Some have turned to Blind, an anonymous messaging board for workers, to vent. In the last three months, there’s been “an increase in posts mentioning layoffs and stress-related concerns among Big Tech employees,” said Jaekyung Bae, Blind’s head of public relations. A survey of 3,325 Blind users found that 40% believe software engineers are the most vulnerable to layoffs.

This constant worry over the industry manifests in a variety of ways, therapists say. Common complaints are sleep disturbances, pain, weight loss, lack of interest, irritability, sickness, and erectile dysfunction. Relationships often suffer. “When people are stressed, we just have less capacity to love each other and to tolerate discomfort in a relationship,” Lam said. 

To compensate for the stress, therapists report, tech workers are embracing meditation, THC, alcohol, and ketamine. (Patients also seem to be doing a lot of karaoke, say therapists.)

“We see more occurrences of suffering in silence,” said Smith. “There’s a narrative of hopelessness and feeling that things won’t change.” 

“There isn’t a high level of comfort or trust [that they] can vocalize their thoughts and not feel like retribution would occur,” Smith said of his tech clients. 

Bring your whole self to work no more

Sam, a 33-year-old software engineer, thinks he was the victim of such retribution. He was let go from his San Francisco-based job after giving direct feedback about his company’s changed direction. 

“This was a real learning experience about how much of myself I will bring to work in the future,” he said. “My parents always stressed to me that you can’t share everything with your manager, but I thought that was a generational thing. … It’s  sad I’ve been proven wrong in this respect.” Now on the job market, he’s considering companies that in the past he would have ignored because they don’t align with his values. “Company culture was really important to me, but I can’t be as picky, because I’ve only got so much savings.”

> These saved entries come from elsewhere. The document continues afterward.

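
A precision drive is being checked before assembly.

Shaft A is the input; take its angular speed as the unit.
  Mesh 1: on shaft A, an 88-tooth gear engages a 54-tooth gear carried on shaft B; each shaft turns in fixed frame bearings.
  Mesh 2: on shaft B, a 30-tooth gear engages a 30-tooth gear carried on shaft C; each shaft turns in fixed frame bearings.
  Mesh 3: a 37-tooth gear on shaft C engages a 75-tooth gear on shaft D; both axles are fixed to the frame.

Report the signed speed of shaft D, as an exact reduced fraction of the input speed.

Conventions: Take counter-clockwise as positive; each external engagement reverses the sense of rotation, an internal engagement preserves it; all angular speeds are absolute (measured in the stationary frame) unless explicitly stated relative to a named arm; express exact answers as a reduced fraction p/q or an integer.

3-mesh fixed-axis compound train (all bearings frame-fixed)
mesh 1 [88T→54T]: |ω|/ω_in = 1×88/54 = 44/27, sense flips to −
mesh 2 [30T→30T]: |ω|/ω_in = (44/27)×30/30 = 44/27, sense flips to +
mesh 3 [37T→75T]: |ω|/ω_in = (44/27)×37/75 = 1628/2025, sense flips to −
signed output speed (× input speed) = -1628/2025

-1628/2025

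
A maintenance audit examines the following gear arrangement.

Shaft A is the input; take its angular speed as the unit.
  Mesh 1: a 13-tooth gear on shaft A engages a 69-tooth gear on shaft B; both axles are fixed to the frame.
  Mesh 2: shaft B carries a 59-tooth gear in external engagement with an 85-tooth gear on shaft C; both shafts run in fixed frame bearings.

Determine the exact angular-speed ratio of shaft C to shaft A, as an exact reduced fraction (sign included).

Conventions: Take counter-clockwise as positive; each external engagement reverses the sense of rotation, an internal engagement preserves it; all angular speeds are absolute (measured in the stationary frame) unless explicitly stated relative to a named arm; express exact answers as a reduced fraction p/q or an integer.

767/5865

class = fixed-axis compound train [2 meshes; 2 ratios multiply, 2 sense flips]
mesh 1 [13T→69T]: running ratio 13/69, sense −
mesh 2 [59T→85T]: running ratio 767/5865, sense +
ω_out/ω_in = 767/5865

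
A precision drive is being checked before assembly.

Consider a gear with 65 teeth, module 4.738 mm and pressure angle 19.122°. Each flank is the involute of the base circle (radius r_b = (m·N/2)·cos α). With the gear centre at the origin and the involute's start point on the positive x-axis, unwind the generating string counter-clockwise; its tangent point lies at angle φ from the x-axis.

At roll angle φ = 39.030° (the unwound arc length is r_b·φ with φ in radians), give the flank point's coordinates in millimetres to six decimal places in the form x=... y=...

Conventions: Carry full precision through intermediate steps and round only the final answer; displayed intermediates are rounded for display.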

Some veterans say the tech industry feels unrecognizable from when they started. Billy, a 37-year-old software designer who lives in SoMa, is jarred by what he describes as a shift away from embracing employees’ values. “Every Bay Area company acts like they want to promote bringing your full self to work, but they don’t,” said Billy, who is gay. “They tell us we’re important when it helps their recruiting efforts, but they don’t support us when the government says we should have less than equal rights. … It’s kind of a slap in the dick.”

Billy has a decade of experience at blue-chip companies but said he’s been job hunting for a year. Last month he interviewed at Uber, only to be rejected and find the role relisted at a lower pay bracket. “It was a bitter pill to even apply there because of their labor practices and wage discrimination,” he said, referring to accusations against the company. He has tried to “avoid companies that don’t align with me morally,” but he’s getting desperate.

It doesn’t help that many people assume that privileged techies have it easy. “A lot of tech people are shitheads, and their problems are absolutely first-world. … If they ended up jobless tomorrow, [they] would land on their feet,” said Billy. “But I’m from the middle of nowhere, West Virginia. I have six figures of student loan debt. If I run out of savings, I’m on the street. I hope that we can find some common empathy for everybody.”

Therapists treating a desperate and demoralized workforce have grappled with how to address such woes. “It’s hard,” said Scheidlinger, “because a lot of what folks talk about is catastrophizing, but in this political climate, they’re not wrong.”